"Ben kızımı terk etmiyorum." Fidan'ın sesi öyle yumuşak öyle huşu içindeydi ki Sina kalbinin boğazında attığını hissediyordu artık. "Aksine onun yaşaması için sana emanet ediyorum. Beni bulduklarında bebeğimi öğrenirlerse; onu da yaşatmazlar. Bir anne evladı için kendisini feda eder öyle değil mi? Ben onun yaşamasını istiyorum. Tıpkı adı gibi özgür olarak. Asla peşimizi bırakmayacaklar ve asla benim kızım özgür olamayacak. Ama bir şansı var ve ben ona o şansı vereceğim."

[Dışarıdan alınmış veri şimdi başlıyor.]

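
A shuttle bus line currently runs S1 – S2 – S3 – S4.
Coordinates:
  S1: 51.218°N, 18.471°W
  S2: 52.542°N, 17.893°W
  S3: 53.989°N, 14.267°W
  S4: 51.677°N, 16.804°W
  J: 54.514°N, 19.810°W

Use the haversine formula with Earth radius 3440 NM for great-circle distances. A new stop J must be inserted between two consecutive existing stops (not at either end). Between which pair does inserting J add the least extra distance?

Added distance for inserting J between each consecutive pair:
S1–S2: 258.1 NM
S2–S3: 177.1 NM
S3–S4: 232.2 NM
Smallest added distance is 177.1 NM, inserting between S2 and S3.

between S2 and S3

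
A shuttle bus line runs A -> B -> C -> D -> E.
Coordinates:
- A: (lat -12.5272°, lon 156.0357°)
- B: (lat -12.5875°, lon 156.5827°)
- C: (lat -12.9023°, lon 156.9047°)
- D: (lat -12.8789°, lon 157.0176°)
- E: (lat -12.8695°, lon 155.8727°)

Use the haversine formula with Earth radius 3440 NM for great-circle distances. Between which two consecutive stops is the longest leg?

D–E

Leg distances:
A→B: 32.3 NM
B→C: 26.7 NM
C→D: 6.8 NM
D→E: 67.0 NM
The longest leg is D–E at 67.0 NM.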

Fidan Sina'ya bakarken yalnızca gülümsedi. Bakışları yine kızına eğildi. Yumuşak bir gülümseme yüzüne yayıldı. Kızının alnındaki saçları geri itti yumuşak dokunuşlarla; parmağının tersiyle yanağını okşadı.
"O adamın neden senin peşine düştüğünü anlıyorum ben. Sen senin farkında değilsin abla. Sen sevdiğin için hem ondan hem kendinden vazgeçtin. Herkes sevmenin sahiplenmek olduğunu sanıyor. Oysa sevmek vazgeçmektir. Sevdiğin için vazgeçmektir. Ona bir şans vermek için vazgeçmektir. Sen kalbin parçalana parçalana vazgeçtin ondan. Bir şansı olsun diye. Ben de kızımın bir şansı olsun diye vazgeçeceğim ondan."
Gittiğin yerden geldim yanına
Kuş misali ömrümün baharına
Bir fidan azat ettim özgür ruhuma...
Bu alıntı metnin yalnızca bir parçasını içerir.